To find the rate of change in atmospheric temperature
To study changes in wind speed and direction
To predict changes in atmospheric pressure
To measure changes in average rainfall

5.3 Projectile Motion

66 .

How can you express the velocity,

\overrightarrow{v}

, of a projectile in terms of its initial velocity,

\overrightarrow{v_0}

, acceleration,

\overrightarrow{a}

, and time,

t

?

$\overrightarrow{v} = \overrightarrow{a}t$
$\overrightarrow{v} = \overrightarrow{v_0} + \overrightarrow{a}t$
$\overrightarrow{v} + \overrightarrow{v_0} = \overrightarrow{a}t$
$\overrightarrow{v_0} + \overrightarrow{v} + \overrightarrow{a}t$

67.

In the equation for the maximum height of a projectile, what does $v_{0 y}$ stand for? $h = \frac{v_{0 y}^{2}}{2 g}$

Initial velocity in the x direction
Initial velocity in the y direction
Final velocity in the x direction
Final velocity in the y direction

68.

True or False—Range is defined as the maximum vertical distance travelled by a projectile.

True
False

69 .

For what angle of a projectile is its range equal to zero?

$0^\circ\!$ or $30^\circ$
$0^\circ\!$ or $45^\circ$
$90^\circ\!$ or $0^\circ$
$90^\circ\!$ or $45^\circ$

5.4 Inclined Planes

70 .

What are the units of the coefficient of friction?

$\text{N}$
$\text{m/s}$
$\text{m/s}^2$
unitless

71 .

Two surfaces in contact are moving slowly past each other. As the relative speed between the two surfaces in contact increases, what happens to the magnitude of their coefficient of kinetic friction?

It increases with the increase in the relative motion.
It decreases with the increase in the relative motion.
It remains constant and is independent of the relative motion.

72 .

When will an object slide down an inclined plane at constant velocity?

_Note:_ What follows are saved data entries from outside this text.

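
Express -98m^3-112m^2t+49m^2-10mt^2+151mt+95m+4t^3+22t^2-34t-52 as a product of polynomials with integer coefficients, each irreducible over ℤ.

-(14m-2t-13)(7m+2t-4)(m+t+1)

Group: m(-98m^2-14mt+147m+4t^2+18t-52) + (t+1)(-98m^2-14mt+147m+4t^2+18t-52); both groups contain (-98m^2-14mt+147m+4t^2+18t-52), so (m+t+1) is a factor with cofactor -98m^2-14mt+147m+4t^2+18t-52.
The cofactor groups again: -98m^2-14mt+147m+4t^2+18t-52 = -14m(7m+2t-4) + (2t+13)(7m+2t-4); both groups contain (7m+2t-4), giving -(14m-2t-13)(7m+2t-4).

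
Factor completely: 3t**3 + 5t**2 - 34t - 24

By the rational root theorem, t = -4 is a root, giving the factor (t + 4) and quotient 3t**2 - 7t - 6.
The remaining quadratic factors as (3t + 2)(t - 3).

(3t + 2)(t + 4)(t - 3)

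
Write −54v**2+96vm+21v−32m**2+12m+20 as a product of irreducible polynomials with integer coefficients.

−(9v−4m+4)(6v−8m−5)

Group: −9v(6v−8m−5) + (4m−4)(6v−8m−5); both groups contain (6v−8m−5).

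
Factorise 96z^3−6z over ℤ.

6z(4z+1)(4z−1)

Every term has a factor of 6z. Then 16z^2−1 = (4z)² − (1)².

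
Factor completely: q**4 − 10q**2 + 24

Substitute u = q**2 to get a quadratic in u, then factor.
q**2 − 4 is a difference of squares.
q**2 − 6 is irreducible over ℤ (6 is not a perfect square).

(q + 2)(q − 2)(q**2 − 6)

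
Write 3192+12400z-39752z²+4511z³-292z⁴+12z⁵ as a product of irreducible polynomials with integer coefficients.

(2z-1)(6z+1)(z-14)(z²-10z+228)

Trying the rational-root candidates, z = 1/2 is a root, so (2z-1) divides it; the quotient is 6z⁴-143z³+2184z²-18784z-3192.
Then z = -1/6 is a root, so (6z+1) is a factor; dividing leaves z³-24z²+368z-3192.
Continuing, z = 14 is a root, giving the factor (z-14) and quotient z²-10z+228.
The quadratic z²-10z+228 has discriminant -812 < 0 and is irreducible over ℤ.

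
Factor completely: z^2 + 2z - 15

Two integers with product -15 and sum 2 are -3 and 5.

(z + 5)(z - 3)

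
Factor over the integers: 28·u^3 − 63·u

Factor out 7·u, leaving 4·u^2 − 9, which is a difference of two squares.

7·u·(2·u + 3)·(2·u − 3)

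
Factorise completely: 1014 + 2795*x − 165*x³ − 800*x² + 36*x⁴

Testing divisors of the constant over divisors of the leading coefficient, x = −13/3 is a root, so (3*x + 13) divides it; the quotient is 12*x³ − 107*x² + 197*x + 78.
Continuing, x = 13/4 is a root, giving the factor (4*x − 13) and quotient 3*x² − 17*x − 6.
The remaining quadratic factors as (3*x + 1)(x − 6).

(3*x + 1)*(3*x + 13)*(4*x − 13)*(x − 6)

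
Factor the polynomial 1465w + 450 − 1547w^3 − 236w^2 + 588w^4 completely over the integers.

Testing divisors of the constant over divisors of the leading coefficient, w = 10/7 is a root, so (7w − 10) divides it; the quotient is 84w^3 − 101w^2 − 178w − 45.
Continuing, w = 9/4 is a root, so (4w − 9) divides it; the quotient is 21w^2 + 22w + 5.
The remaining quadratic factors as (7w + 5)(3w + 1).

(3w + 1)(4w − 9)(7w + 5)(7w − 10)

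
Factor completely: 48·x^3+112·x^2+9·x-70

(3·x-2)·(4·x+5)·(4·x+7)

By the rational root theorem, x = -7/4 is a root, so (4·x+7) divides it; the quotient is 12·x^2+7·x-10.
The remaining quadratic factors as (4·x+5)(3·x-2).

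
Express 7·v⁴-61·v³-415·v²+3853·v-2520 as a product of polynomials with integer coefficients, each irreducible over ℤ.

(7·v-5)·(v+8)·(v-7)·(v-9)

Trying the rational-root candidates, v = -8 is a root, giving the factor (v+8) and quotient 7·v³-117·v²+521·v-315.
Continuing, v = 5/7 is a root, so (7·v-5) divides it; the quotient is v²-16·v+63.
The remaining quadratic factors as (v-9)(v-7).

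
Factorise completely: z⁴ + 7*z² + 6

Substitute u = z² to get a quadratic in u, then factor.
z² + 1 is irreducible over ℤ (sum of squares).
z² + 6 is irreducible over ℤ (always positive, so no real roots).

(z² + 1)*(z² + 6)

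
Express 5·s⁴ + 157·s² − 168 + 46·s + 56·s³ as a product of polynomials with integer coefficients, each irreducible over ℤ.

(5·s − 4)·(s + 2)·(s + 3)·(s + 7)

Among the possible rational roots, s = 4/5 is a root, giving the factor (5·s − 4) and quotient s³ + 12·s² + 41·s + 42.
Then s = −3 is a root, giving the factor (s + 3) and quotient s² + 9·s + 14.
The remaining quadratic factors as (s + 2)(s + 7).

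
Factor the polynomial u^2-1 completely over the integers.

(u+1)(u-1)

Two integers with product -1 and sum 0 are 1 and -1.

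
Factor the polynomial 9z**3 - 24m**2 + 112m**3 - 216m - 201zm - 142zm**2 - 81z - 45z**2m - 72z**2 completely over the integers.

(3z - 2m + 3)(z - 7m - 9)(3z + 8m)

Group: 3z(3z**2 - 23zm - 24z + 14m**2 - 3m - 27) + 8m(3z**2 - 23zm - 24z + 14m**2 - 3m - 27); both groups contain (3z**2 - 23zm - 24z + 14m**2 - 3m - 27), so (3z + 8m) is a factor with cofactor 3z**2 - 23zm - 24z + 14m**2 - 3m - 27.
The cofactor groups again: 3z**2 - 23zm - 24z + 14m**2 - 3m - 27 = 3z(z - 7m - 9) + (-2m + 3)(z - 7m - 9); both groups contain (z - 7m - 9), giving (3z - 2m + 3)(z - 7m - 9).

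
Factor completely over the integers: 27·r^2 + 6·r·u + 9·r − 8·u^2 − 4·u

(3·r + 2·u + 1)·(9·r − 4·u)

Group: 3·r·(9·r − 4·u) + (2·u + 1)·(9·r − 4·u); both groups contain (9·r − 4·u).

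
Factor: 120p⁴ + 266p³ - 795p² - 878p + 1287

(4p + 13)(5p + 9)(6p - 11)(p - 1)

By the rational root theorem, p = -9/5 is a root, so (5p + 9) divides it; the quotient is 24p³ + 10p² - 177p + 143.
Next, p = 1 is a root, giving the factor (p - 1) and quotient 24p² + 34p - 143.
The remaining quadratic factors as (6p - 11)(4p + 13).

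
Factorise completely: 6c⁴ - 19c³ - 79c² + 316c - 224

Testing divisors of the constant over divisors of the leading coefficient, c = 8/3 is a root, so (3c - 8) divides it; the quotient is 2c³ - c² - 29c + 28.
Next, c = 7/2 is a root, giving the factor (2c - 7) and quotient c² + 3c - 4.
The remaining quadratic factors as (c + 4)(c - 1).

(2c - 7)(3c - 8)(c + 4)(c - 1)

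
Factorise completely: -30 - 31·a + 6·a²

Need a pair with product 6·(-30) = -180 and sum -31: that's -36 and 5.
Split the middle term: 6·a² - 36·a + 5·a - 30 = 6·a·(a - 6) + 5·(a - 6).

(6·a + 5)·(a - 6)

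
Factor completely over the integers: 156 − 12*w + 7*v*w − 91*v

(7*v − 12)*(w − 13)

Group as (7*v*w − 91*v) + (−12*w + 156) = 7*v*(w − 13) − 12*(w − 13).
Both groups share the factor (w − 13).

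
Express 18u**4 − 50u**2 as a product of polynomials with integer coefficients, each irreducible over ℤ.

Every term has a factor of 2u**2. Then 9u**2 − 25 = (3u)² − (5)².

2u**2(3u + 5)(3u − 5)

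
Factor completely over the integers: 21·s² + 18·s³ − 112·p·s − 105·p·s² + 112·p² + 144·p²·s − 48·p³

−(3·p − 6·s − 7)·(4·p − 3·s)·(4·p − s)

Group: 4·p·(−12·p² + 33·p·s + 28·p − 18·s² − 21·s) − s·(−12·p² + 33·p·s + 28·p − 18·s² − 21·s); both groups contain (−12·p² + 33·p·s + 28·p − 18·s² − 21·s), so (4·p − s) is a factor with cofactor −12·p² + 33·p·s + 28·p − 18·s² − 21·s.
The cofactor groups again: −12·p² + 33·p·s + 28·p − 18·s² − 21·s = −3·p·(4·p − 3·s) + (6·s + 7)·(4·p − 3·s); both groups contain (4·p − 3·s), giving −(3·p − 6·s − 7)·(4·p − 3·s).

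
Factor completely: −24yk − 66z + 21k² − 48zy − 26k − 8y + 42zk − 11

−(8y − 7k + 11)(6z + 3k + 1)

Group: −8y(6z + 3k + 1) + (7k − 11)(6z + 3k + 1); both groups contain (6z + 3k + 1).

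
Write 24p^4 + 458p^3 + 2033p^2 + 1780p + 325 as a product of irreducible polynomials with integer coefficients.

(4p + 1)(6p + 5)(p + 13)(p + 5)

Among the possible rational roots, p = −13 is a root, so (p + 13) divides it; the quotient is 24p^3 + 146p^2 + 135p + 25.
Then p = −1/4 is a root, so (4p + 1) is a factor; dividing leaves 6p^2 + 35p + 25.
The remaining quadratic factors as (6p + 5)(p + 5).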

When the magnitude of the component of the weight along the slope is equal to the magnitude of the frictional force.
When the magnitude of the component of the weight along the slope is greater than the magnitude of the frictional force.
When the magnitude of the component of the weight perpendicular to the slope is less than the magnitude of the frictional force.
When the magnitude of the component of the weight perpendicular to the slope is equal to the magnitude of the frictional force.

73 .

A box is sitting on a plane that can be tilted relative to the horizontal. At what angle (relative to the horizontal) is the perpendicular component of the box's weight at its maximum?

$0^\circ$
$30^\circ$
$60^\circ$
$90^\circ$

5.5 Simple Harmonic Motion

74.

What is the term used for changes in shape due to the application of force?

Amplitude
Deformation
Displacement
Restoring force

75.

What is the restoring force?

The normal force on the surface of an object
The weight of a mass attached to an object
Force which is applied to deform an object from its original shape
Force which brings an object back to its equilibrium position

76.

For a given oscillator, what are the factors that affect its period and frequency?

Mass only
Force constant only
Applied force and mass
Mass and force constant

77.

For an object in simple harmonic motion, when does the maximum speed occur?

At the extreme positions
At the equilibrium position
At the moment when the applied force is removed
Midway between the extreme and equilibrium positions

78.

What is the equilibrium position of a pendulum?

When the tension in the string is zero
When the pendulum is hanging straight down
When the tension in the string is maximum
When the weight of the mass attached is minimum

79.

If a pendulum is displaced by an angle θ, what is the net restoring force it experiences?

mgsinθ
mgcosθ
–mgsinθ
–mgcosθ